Welcome back to Londonist: Croydon Edit. Piloted by Londonist editor and Croydonian Will Noble, it's about all things in the borough of Croydon. This edition is exclusively for paid subscribers.
‘THE RAGE OF LONDON! THE WONDER OF THE AGE!’ exclaimed an ad in the Croydon Times in 1896, announcing a showing of ‘living photographs’ at the Horniman Hall.
It heralded a cultural revolution—the dawn of a new type of theatre. With the Lumière Brothers screening L'Arrivée d'un train en gare de La Ciotat at what is now the Regent Street Cinema, and the impresario Robert Paul doing the rounds with his ‘Theatrograph’ projector, cinema was about to shake up the world—and Croydon was hungry for the new medium. You can tell just how hungry it was, by reading Allen Eyles and Keith Skone’s book, Croydon Cinemas, which shows that already by 1915, the borough had a staggering 21 picture houses. But Croydon wasn’t content with just showing films; it also wanted to make them, and swiftly nurtured its own version of Hollywood… and before Hollywood really existed, too.
Three major studios made up Croydon’s pioneering scene: the Clarendon Film Company (established in 1904), the Rosie Film Company (1906) and Cricks and Martin (1908, although the firm was around from 1904 as Cricks & Sharp).
I’m not going to pretend the output of these studios was on a par with a lot of today’s movies (after all, filmmaking hadn’t been around for five minutes), but they genuinely have their moments.

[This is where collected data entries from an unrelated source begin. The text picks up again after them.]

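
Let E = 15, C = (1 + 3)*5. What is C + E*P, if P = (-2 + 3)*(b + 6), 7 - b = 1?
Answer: 200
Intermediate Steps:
C = 20 (C = 4*5 = 20)
b = 6 (b = 7 - 1*1 = 7 - 1 = 6)
P = 12 (P = (-2 + 3)*(6 + 6) = 1*12 = 12)
C + E*P = 20 + 15*12 = 20 + 180 = 200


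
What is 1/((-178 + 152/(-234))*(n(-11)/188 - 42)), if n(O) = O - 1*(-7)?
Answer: 5499/41281450 ≈ 0.00013321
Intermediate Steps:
n(O) = 7 + O (n(O) = O + 7 = 7 + O)
1/((-178 + 152/(-234))*(n(-11)/188 - 42)) = 1/((-178 + 152/(-234))*((7 - 11)/188 - 42)) = 1/((-178 + 152*(-1/234))*(-4*1/188 - 42)) = 1/((-178 - 76/117)*(-1/47 - 42)) = 1/(-20902/117*(-1975/47)) = 1/(41281450/5499) = 5499/41281450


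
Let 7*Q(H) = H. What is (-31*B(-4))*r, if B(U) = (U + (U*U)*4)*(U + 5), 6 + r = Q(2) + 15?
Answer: -120900/7 ≈ -17271.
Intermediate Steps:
Q(H) = H/7
r = 65/7 (r = -6 + ((1/7)*2 + 15) = -6 + (2/7 + 15) = -6 + 107/7 = 65/7 ≈ 9.2857)
B(U) = (5 + U)*(U + 4*U**2) (B(U) = (U + U**2*4)*(5 + U) = (U + 4*U**2)*(5 + U) = (5 + U)*(U + 4*U**2))
(-31*B(-4))*r = -(-124)*(5 + 4*(-4)**2 + 21*(-4))*(65/7) = -(-124)*(5 + 4*16 - 84)*(65/7) = -(-124)*(5 + 64 - 84)*(65/7) = -(-124)*(-15)*(65/7) = -31*60*(65/7) = -1860*65/7 = -120900/7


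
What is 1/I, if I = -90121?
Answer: -1/90121 ≈ -1.1096e-5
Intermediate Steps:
1/I = 1/(-90121) = -1/90121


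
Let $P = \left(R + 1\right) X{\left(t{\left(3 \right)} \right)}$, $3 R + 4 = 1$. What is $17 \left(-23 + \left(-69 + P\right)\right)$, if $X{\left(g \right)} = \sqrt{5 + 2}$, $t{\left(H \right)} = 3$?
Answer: $-1564$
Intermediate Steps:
$R = -1$ ($R = - \frac{4}{3} + \frac{1}{3} \cdot 1 = - \frac{4}{3} + \frac{1}{3} = -1$)
$X{\left(g \right)} = \sqrt{7}$
$P = 0$ ($P = \left(-1 + 1\right) \sqrt{7} = 0 \sqrt{7} = 0$)
$17 \left(-23 + \left(-69 + P\right)\right) = 17 \left(-23 + \left(-69 + 0\right)\right) = 17 \left(-23 - 69\right) = 17 \left(-92\right) = -1564$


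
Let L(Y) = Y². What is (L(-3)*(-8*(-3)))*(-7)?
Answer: -1512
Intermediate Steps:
(L(-3)*(-8*(-3)))*(-7) = ((-3)²*(-8*(-3)))*(-7) = (9*24)*(-7) = 216*(-7) = -1512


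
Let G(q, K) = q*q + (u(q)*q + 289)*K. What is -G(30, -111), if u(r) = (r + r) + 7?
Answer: 254289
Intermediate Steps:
u(r) = 7 + 2*r (u(r) = 2*r + 7 = 7 + 2*r)
G(q, K) = q² + K*(289 + q*(7 + 2*q)) (G(q, K) = q*q + ((7 + 2*q)*q + 289)*K = q² + (q*(7 + 2*q) + 289)*K = q² + (289 + q*(7 + 2*q))*K = q² + K*(289 + q*(7 + 2*q)))
-G(30, -111) = -(30² + 289*(-111) - 111*30*(7 + 2*30)) = -(900 - 32079 - 111*30*(7 + 60)) = -(900 - 32079 - 111*30*67) = -(900 - 32079 - 223110) = -1*(-254289) = 254289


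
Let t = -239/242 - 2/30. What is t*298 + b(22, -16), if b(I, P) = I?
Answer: -530293/1815 ≈ -292.17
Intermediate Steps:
t = -3827/3630 (t = -239*1/242 - 2*1/30 = -239/242 - 1/15 = -3827/3630 ≈ -1.0543)
t*298 + b(22, -16) = -3827/3630*298 + 22 = -570223/1815 + 22 = -530293/1815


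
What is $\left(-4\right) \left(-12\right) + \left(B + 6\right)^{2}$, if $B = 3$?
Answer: $129$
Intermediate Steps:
$\left(-4\right) \left(-12\right) + \left(B + 6\right)^{2} = \left(-4\right) \left(-12\right) + \left(3 + 6\right)^{2} = 48 + 9^{2} = 48 + 81 = 129$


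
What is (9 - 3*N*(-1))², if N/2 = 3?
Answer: 729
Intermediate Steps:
N = 6 (N = 2*3 = 6)
(9 - 3*N*(-1))² = (9 - 3*6*(-1))² = (9 - 18*(-1))² = (9 + 18)² = 27² = 729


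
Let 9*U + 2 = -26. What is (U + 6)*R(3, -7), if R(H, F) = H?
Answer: 26/3 ≈ 8.6667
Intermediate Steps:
U = -28/9 (U = -2/9 + (1/9)*(-26) = -2/9 - 26/9 = -28/9 ≈ -3.1111)
(U + 6)*R(3, -7) = (-28/9 + 6)*3 = (26/9)*3 = 26/3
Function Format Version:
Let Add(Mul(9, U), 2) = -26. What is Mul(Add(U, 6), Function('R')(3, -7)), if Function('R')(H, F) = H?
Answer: Rational(26, 3) ≈ 8.6667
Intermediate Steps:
U = Rational(-28, 9) (U = Add(Rational(-2, 9), Mul(Rational(1, 9), -26)) = Add(Rational(-2, 9), Rational(-26, 9)) = Rational(-28, 9) ≈ -3.1111)
Mul(Add(U, 6), Function('R')(3, -7)) = Mul(Add(Rational(-28, 9), 6), 3) = Mul(Rational(26, 9), 3) = Rational(26, 3)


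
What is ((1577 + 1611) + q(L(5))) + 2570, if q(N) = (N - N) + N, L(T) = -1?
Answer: 5757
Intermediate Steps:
q(N) = N (q(N) = 0 + N = N)
((1577 + 1611) + q(L(5))) + 2570 = ((1577 + 1611) - 1) + 2570 = (3188 - 1) + 2570 = 3187 + 2570 = 5757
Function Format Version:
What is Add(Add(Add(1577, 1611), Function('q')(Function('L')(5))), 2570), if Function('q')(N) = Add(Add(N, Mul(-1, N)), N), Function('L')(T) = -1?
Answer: 5757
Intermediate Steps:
Function('q')(N) = N (Function('q')(N) = Add(0, N) = N)
Add(Add(Add(1577, 1611), Function('q')(Function('L')(5))), 2570) = Add(Add(Add(1577, 1611), -1), 2570) = Add(Add(3188, -1), 2570) = Add(3187, 2570) = 5757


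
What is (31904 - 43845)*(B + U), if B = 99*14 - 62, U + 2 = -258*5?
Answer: -382112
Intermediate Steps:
U = -1292 (U = -2 - 258*5 = -2 - 1290 = -1292)
B = 1324 (B = 1386 - 62 = 1324)
(31904 - 43845)*(B + U) = (31904 - 43845)*(1324 - 1292) = -11941*32 = -382112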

Take Rescued in Mid Air, a farcically charming piece by Clarendon, in which director/trick photographer extraordinaire Percy Stow sends a lady (or, it would seem, a dragged-up man) into the ether with an explosion, has her soaring through the skies clutching an umbrella (a la Mary Poppins), then rescued from a church steeple by a crackpot inventor in a steampunk yacht.